Monsters In The Dark


I can not remember when I first became afraid of the dark as a child. I only remember it as my first fear. It must have occurred when I would see snippets of scenes on television of dark, scary houses with monsters hiding in them. I then equated the dark with monsters hiding in wait to catch me. I would constantly have nightmares about running from unseen monsters, knowing that I was just about to die.

I hated the bedtime ritual as I knew that when it was done I would be left in the dark. I felt incapacitated when my parents would turn the light of my room out at night. To rationalize this fear, my child mind created a complete set of rules about the monsters in the dark:

1. Monsters hide from adults. When adults came into the room, monsters disappeared. When I just knew that my doom was near, I would call out to my parents who would come in, turn on the light, and try to convince me that there was no such thing as monsters in my room.
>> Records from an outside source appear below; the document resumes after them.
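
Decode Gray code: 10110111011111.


Gray code: 10110111011111
MSB stays the same: 1
Each subsequent bit = prev_binary XOR current_gray:
  B[1] = 1 XOR 0 = 1
  B[2] = 1 XOR 1 = 0
  B[3] = 0 XOR 1 = 1
  B[4] = 1 XOR 0 = 1
  B[5] = 1 XOR 1 = 0
  B[6] = 0 XOR 1 = 1
  B[7] = 1 XOR 1 = 0
  B[8] = 0 XOR 0 = 0
  B[9] = 0 XOR 1 = 1
  B[10] = 1 XOR 1 = 0
  B[11] = 0 XOR 1 = 1
  B[12] = 1 XOR 1 = 0
  B[13] = 0 XOR 1 = 1
= 11011010010101 (13973 decimal)


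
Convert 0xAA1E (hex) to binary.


Each hex digit → 4 binary bits:
  A = 1010
  A = 1010
  1 = 0001
  E = 1110
Concatenate: 1010 1010 0001 1110
= 1010101000011110


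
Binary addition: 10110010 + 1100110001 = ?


Align and add column by column (LSB to MSB, carry propagating):
  00010110010
+ 01100110001
  -----------
  col 0: 0 + 1 + 0 (carry in) = 1 → bit 1, carry out 0
  col 1: 1 + 0 + 0 (carry in) = 1 → bit 1, carry out 0
  col 2: 0 + 0 + 0 (carry in) = 0 → bit 0, carry out 0
  col 3: 0 + 0 + 0 (carry in) = 0 → bit 0, carry out 0
  col 4: 1 + 1 + 0 (carry in) = 2 → bit 0, carry out 1
  col 5: 1 + 1 + 1 (carry in) = 3 → bit 1, carry out 1
  col 6: 0 + 0 + 1 (carry in) = 1 → bit 1, carry out 0
  col 7: 1 + 0 + 0 (carry in) = 1 → bit 1, carry out 0
  col 8: 0 + 1 + 0 (carry in) = 1 → bit 1, carry out 0
  col 9: 0 + 1 + 0 (carry in) = 1 → bit 1, carry out 0
  col 10: 0 + 0 + 0 (carry in) = 0 → bit 0, carry out 0
Reading bits MSB→LSB: 01111100011
Strip leading zeros: 1111100011
= 1111100011


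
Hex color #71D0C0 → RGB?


Hex: #71D0C0
R = 71₁₆ = 113
G = D0₁₆ = 208
B = C0₁₆ = 192
= RGB(113, 208, 192)


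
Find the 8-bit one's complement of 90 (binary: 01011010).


Original: 01011010
Invert all bits:
  bit 0: 0 → 1
  bit 1: 1 → 0
  bit 2: 0 → 1
  bit 3: 1 → 0
  bit 4: 1 → 0
  bit 5: 0 → 1
  bit 6: 1 → 0
  bit 7: 0 → 1
= 10100101


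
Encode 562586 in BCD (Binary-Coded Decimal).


Each digit → 4-bit binary:
  5 → 0101
  6 → 0110
  2 → 0010
  5 → 0101
  8 → 1000
  6 → 0110
= 0101 0110 0010 0101 1000 0110


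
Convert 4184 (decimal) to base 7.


Divide by 7 repeatedly:
4184 ÷ 7 = 597 remainder 5
597 ÷ 7 = 85 remainder 2
85 ÷ 7 = 12 remainder 1
12 ÷ 7 = 1 remainder 5
1 ÷ 7 = 0 remainder 1
Reading remainders bottom-up:
= 15125


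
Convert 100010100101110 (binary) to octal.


Group into 3-bit groups: 100010100101110
  100 = 4
  010 = 2
  100 = 4
  101 = 5
  110 = 6
= 0o42456


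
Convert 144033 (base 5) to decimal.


Positional values (base 5):
  3 × 5^0 = 3 × 1 = 3
  3 × 5^1 = 3 × 5 = 15
  0 × 5^2 = 0 × 25 = 0
  4 × 5^3 = 4 × 125 = 500
  4 × 5^4 = 4 × 625 = 2500
  1 × 5^5 = 1 × 3125 = 3125
Sum = 3 + 15 + 0 + 500 + 2500 + 3125
= 6143


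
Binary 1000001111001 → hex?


Group into 4-bit nibbles: 0001000001111001
  0001 = 1
  0000 = 0
  0111 = 7
  1001 = 9
= 0x1079


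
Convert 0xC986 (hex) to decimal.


Positional values:
Position 0: 6 × 16^0 = 6 × 1 = 6
Position 1: 8 × 16^1 = 8 × 16 = 128
Position 2: 9 × 16^2 = 9 × 256 = 2304
Position 3: C × 16^3 = 12 × 4096 = 49152
Sum = 6 + 128 + 2304 + 49152
= 51590


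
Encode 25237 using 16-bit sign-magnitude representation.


Sign bit: 0 (positive)
Magnitude: 25237 = 110001010010101
= 0110001010010101


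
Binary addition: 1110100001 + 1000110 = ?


Align and add column by column (LSB to MSB, carry propagating):
  01110100001
+ 00001000110
  -----------
  col 0: 1 + 0 + 0 (carry in) = 1 → bit 1, carry out 0
  col 1: 0 + 1 + 0 (carry in) = 1 → bit 1, carry out 0
  col 2: 0 + 1 + 0 (carry in) = 1 → bit 1, carry out 0
  col 3: 0 + 0 + 0 (carry in) = 0 → bit 0, carry out 0
  col 4: 0 + 0 + 0 (carry in) = 0 → bit 0, carry out 0
  col 5: 1 + 0 + 0 (carry in) = 1 → bit 1, carry out 0
  col 6: 0 + 1 + 0 (carry in) = 1 → bit 1, carry out 0
  col 7: 1 + 0 + 0 (carry in) = 1 → bit 1, carry out 0
  col 8: 1 + 0 + 0 (carry in) = 1 → bit 1, carry out 0
  col 9: 1 + 0 + 0 (carry in) = 1 → bit 1, carry out 0
  col 10: 0 + 0 + 0 (carry in) = 0 → bit 0, carry out 0
Reading bits MSB→LSB: 01111100111
Strip leading zeros: 1111100111
= 1111100111


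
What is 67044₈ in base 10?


Positional values:
Position 0: 4 × 8^0 = 4
Position 1: 4 × 8^1 = 32
Position 2: 0 × 8^2 = 0
Position 3: 7 × 8^3 = 3584
Position 4: 6 × 8^4 = 24576
Sum = 4 + 32 + 0 + 3584 + 24576
= 28196


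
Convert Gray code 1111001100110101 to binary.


Gray code: 1111001100110101
MSB stays the same: 1
Each subsequent bit = prev_binary XOR current_gray:
  B[1] = 1 XOR 1 = 0
  B[2] = 0 XOR 1 = 1
  B[3] = 1 XOR 1 = 0
  B[4] = 0 XOR 0 = 0
  B[5] = 0 XOR 0 = 0
  B[6] = 0 XOR 1 = 1
  B[7] = 1 XOR 1 = 0
  B[8] = 0 XOR 0 = 0
  B[9] = 0 XOR 0 = 0
  B[10] = 0 XOR 1 = 1
  B[11] = 1 XOR 1 = 0
  B[12] = 0 XOR 0 = 0
  B[13] = 0 XOR 1 = 1
  B[14] = 1 XOR 0 = 1
  B[15] = 1 XOR 1 = 0
= 1010001000100110 (41510 decimal)


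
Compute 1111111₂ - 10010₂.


Align and subtract column by column (LSB to MSB, borrowing when needed):
  1111111
- 0010010
  -------
  col 0: (1 - 0 borrow-in) - 0 → 1 - 0 = 1, borrow out 0
  col 1: (1 - 0 borrow-in) - 1 → 1 - 1 = 0, borrow out 0
  col 2: (1 - 0 borrow-in) - 0 → 1 - 0 = 1, borrow out 0
  col 3: (1 - 0 borrow-in) - 0 → 1 - 0 = 1, borrow out 0
  col 4: (1 - 0 borrow-in) - 1 → 1 - 1 = 0, borrow out 0
  col 5: (1 - 0 borrow-in) - 0 → 1 - 0 = 1, borrow out 0
  col 6: (1 - 0 borrow-in) - 0 → 1 - 0 = 1, borrow out 0
Reading bits MSB→LSB: 1101101
Strip leading zeros: 1101101
= 1101101


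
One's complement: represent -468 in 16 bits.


Original: 0000000111010100
Invert all bits:
  bit 0: 0 → 1
  bit 1: 0 → 1
  bit 2: 0 → 1
  bit 3: 0 → 1
  bit 4: 0 → 1
  bit 5: 0 → 1
  bit 6: 0 → 1
  bit 7: 1 → 0
  bit 8: 1 → 0
  bit 9: 1 → 0
  bit 10: 0 → 1
  bit 11: 1 → 0
  bit 12: 0 → 1
  bit 13: 1 → 0
  bit 14: 0 → 1
  bit 15: 0 → 1
= 1111111000101011


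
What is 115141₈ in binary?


Each octal digit → 3 binary bits:
  1 = 001
  1 = 001
  5 = 101
  1 = 001
  4 = 100
  1 = 001
Concatenate: 001 001 101 001 100 001
= 001001101001100001


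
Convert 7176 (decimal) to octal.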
2. Monsters can only come out when it is dark. Light poisons them. If I could some how turn on the light, I would be safe. Often I would insist on sleeping with my light turned on. Sometimes I would hide a flashlight under my pillow.

3. Monsters can not find me if I am hiding under the blankets. If so much as a toe stuck out from under the blanket, then the monsters would find me. I learned to sleep with blankets over my head. It was smothering and unpleasant but a necessary safety precaution.

4. The darker the space, the more monsters there are in the space. The darkest room in the house was the freezer room, a room with no windows located at the end of the hall in the darkest part of the basement. I would only go there if I turned on the light in the basements stairs, the hall light and the lights in the room across from the freezer room.

5. Monsters could only get me if I was alone. Since I am a twin, this is the rule that saved me the most. Twins are rarely alone. Where I went, my sister would follow. We kept each other safe. We shared a room so I determined that this rule only worked if she was awake. If my parents did not come to my rescue, I would wake my sister instead.

Just like Watson’s experiment with Little Albert showed that Albert’s fear grew to encompass more than the white rat, the monster culture that I invented grew with every scary movie that I viewed. Adaptations of scenes would merge with my thinking. My dreams would occur more often and be more frightening.

As I grew older these rules would weaken as I learned more about family dynamics: My parents would not always come when I called. My twin sister did not like to be woken out of a deep sleep, nor did she like to sleep with the lights on. I noticed that no one else in my family had to turn on every single light in a dark hall, nor did they seem afraid to go to the freezer room by themselves. No one was attacked or eaten by monsters.

By the time I was a teen, I knew that monsters did not exist. It did not change my attitude completely. While I was not afraid of the dark, I still did not like it. Some of my rituals stayed the same. At bedtime I would turn out the light and immediately pull the covers up to my chin (rather than completely over my head). I would close my eyes and refuse to open them. I knew this behavior was silly but the habits were entrenched in me.

These habits finally changed when I was an adult with my own children. Now I have no problem walking down a dark hall to check on my sleeping children. I don’t bother to turn on the lights. I can sleep with no covers. I still have nightmares with monsters, but they usually entail me saving my family from monsters, attacking the monsters with weapons and being angry that they would dare threaten my children.

The conditioned fear response hasn’t completely left. I hate scary movies. If I do watch one, I can’t get a restful sleep for weeks. But I can still move around in the dark. Perhaps it is my role as a parent and a protector that gives me courage.

1 comment:

The Country Mouse said...

We had twin beds in the room I shared with my big sister. I had to go to bed much earlier than she did, so I'd stand at the door, take a deep breath, flip the lights, run and JUMP for my bed, being careful not to leave any stray feet hanging down for the monsters to gobble.

I will not be making fun of monster fear. No, not even a little bit.